L’examen destiné à déterminer si, et dans quelle mesure, des redevances et droits de licence doivent être pris en compte en tant qu’élément à ajouter dans la valeur en douane des marchandises importées se déroule en trois étapes :
- Vérification de la satisfaction des conditions de fond cumulatives fixées à l’article 71§1-c du CDU
- les redevances ne doivent pas être déjà comprises dans le prix payé ou à payer ;
- les redevances sont en lien avec les marchandises importées ;
- le paiement des redevances conditionne la vente des marchandises importées.
- Détermination de la part des redevances et droits de licence à prendre en compte
- Imputation de la part des redevances et droits de licence sur la marchandise importée
Chaque situation individuelle doit être analysée au regard des circonstances particulières de l’espèce, des dispositions légales et des stipulations contractuelles ainsi que de toute autre information pertinente.
L’article 136 du REC n’est pas synonyme d’intégration systématique des redevances dans la valeur. Cette disposition vise, au contraire, à renforcer les conditions d’intégration, en précisant notamment ce qui doit être considéré comme une condition de la vente.
2. Définition
Le CDU ne donne aucune définition de la notion de « redevances et droits de licence ».
Pour autant, l’article 12§2, du modèle de convention fiscale de l’OCDE concernant le revenu et la fortune constitue à cet égard une aide à l’interprétation1.
Définition des redevances (article 12§2 du modèle de convention de l’OCDE) :
« […] rémunérations de toute nature payées pour l’usage ou la concession de l’usage d’un droit d’auteur sur une œuvre littéraire, artistique ou scientifique, y compris les films cinématographiques, d’un brevet, d’une marque de fabrique ou de commerce, d’un dessin ou d’un modèle, d’un plan, d’une formule ou d’un procédé secrets et pour des informations ayant trait à une expérience acquise dans le domaine industriel, commercial ou scientifique ».

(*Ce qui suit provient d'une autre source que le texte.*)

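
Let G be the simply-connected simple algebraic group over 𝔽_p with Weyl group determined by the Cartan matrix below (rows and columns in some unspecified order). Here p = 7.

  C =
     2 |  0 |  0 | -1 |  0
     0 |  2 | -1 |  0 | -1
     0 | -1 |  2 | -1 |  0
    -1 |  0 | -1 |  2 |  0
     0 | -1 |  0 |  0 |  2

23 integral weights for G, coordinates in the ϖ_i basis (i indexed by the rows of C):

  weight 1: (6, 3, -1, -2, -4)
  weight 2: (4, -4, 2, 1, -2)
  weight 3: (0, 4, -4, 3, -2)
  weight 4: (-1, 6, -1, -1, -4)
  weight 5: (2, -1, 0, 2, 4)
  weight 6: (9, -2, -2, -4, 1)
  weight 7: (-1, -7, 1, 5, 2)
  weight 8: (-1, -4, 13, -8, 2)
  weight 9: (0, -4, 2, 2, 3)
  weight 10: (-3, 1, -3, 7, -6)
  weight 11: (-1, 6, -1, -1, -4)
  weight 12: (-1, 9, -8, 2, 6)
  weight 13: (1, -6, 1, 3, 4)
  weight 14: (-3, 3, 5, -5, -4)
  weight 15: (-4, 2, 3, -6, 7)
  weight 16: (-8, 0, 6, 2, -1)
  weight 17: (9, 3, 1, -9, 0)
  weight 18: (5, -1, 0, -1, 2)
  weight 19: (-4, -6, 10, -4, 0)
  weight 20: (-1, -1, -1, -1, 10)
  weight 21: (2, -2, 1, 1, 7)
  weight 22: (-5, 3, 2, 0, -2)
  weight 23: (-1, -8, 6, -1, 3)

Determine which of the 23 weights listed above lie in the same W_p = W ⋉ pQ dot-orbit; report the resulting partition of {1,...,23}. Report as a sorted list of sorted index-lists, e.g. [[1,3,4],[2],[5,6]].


C ↔ A_5 under row/col permutation; |W(A_5)| = 720.

λ_j+ρ reflected into Ā_7 (⟨·,θ^∨⟩≤7); 5-tuples as given:

  λ_1+ρ ↦ (3, 0, 1, 0, 0)
  λ_2+ρ ↦ (2, 0, 1, 1, 0)
  λ_3+ρ ↦ (1, 1, 3, 1, 1)
  λ_4+ρ ↦ (0, 4, 0, 0, 3)
  λ_5+ρ ↦ (2, 0, 1, 1, 0)
  λ_6+ρ ↦ (2, 0, 1, 1, 0)
  λ_7+ρ ↦ (1, 1, 3, 1, 1)
  λ_8+ρ ↦ (0, 4, 0, 0, 3)
  λ_9+ρ ↦ (0, 3, 0, 3, 0)
  λ_10+ρ ↦ (1, 1, 3, 1, 1)
  λ_11+ρ ↦ (0, 4, 0, 0, 3)
  λ_12+ρ ↦ (0, 3, 0, 3, 0)
  λ_13+ρ ↦ (1, 1, 3, 1, 1)
  λ_14+ρ ↦ (1, 1, 0, 2, 0)
  λ_15+ρ ↦ (1, 1, 0, 2, 0)
  λ_16+ρ ↦ (0, 3, 0, 3, 0)
  λ_17+ρ ↦ (1, 1, 3, 1, 1)
  λ_18+ρ ↦ (3, 0, 1, 0, 0)
  λ_19+ρ ↦ (1, 1, 0, 2, 0)
  λ_20+ρ ↦ (0, 4, 0, 0, 3)
  λ_21+ρ ↦ (2, 0, 1, 1, 0)
  λ_22+ρ ↦ (0, 3, 0, 3, 0)
  λ_23+ρ ↦ (0, 4, 0, 0, 3)

Linkage partition of the 23 weights (6 classes, p=7):

[[1, 18], [2, 5, 6, 21], [3, 7, 10, 13, 17], [4, 8, 11, 20, 23], [9, 12, 16, 22], [14, 15, 19]]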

Le facteur déterminant pour le classement d’un paiement dans la catégorie des redevances n’est donc pas le fait que le paiement soit désigné sous le terme de « redevances », mais l’objet du paiement. Ce dernier doit servir à rémunérer des droits pour pouvoir être qualifié de redevance.
Parmi ces droits, on trouve notamment mais pas exclusivement :
- les brevets ;
- les dessins, modèles et plans ;
- les droits d’auteur ;
- les marques de fabrique ou de commerce ;
- le « savoir-faire » en matière de production, qui fait figure d’exception du fait de l’absence de statut juridique particulier, et les autres droits attachés à des procédés de fabrication incorporés aux marchandises importées.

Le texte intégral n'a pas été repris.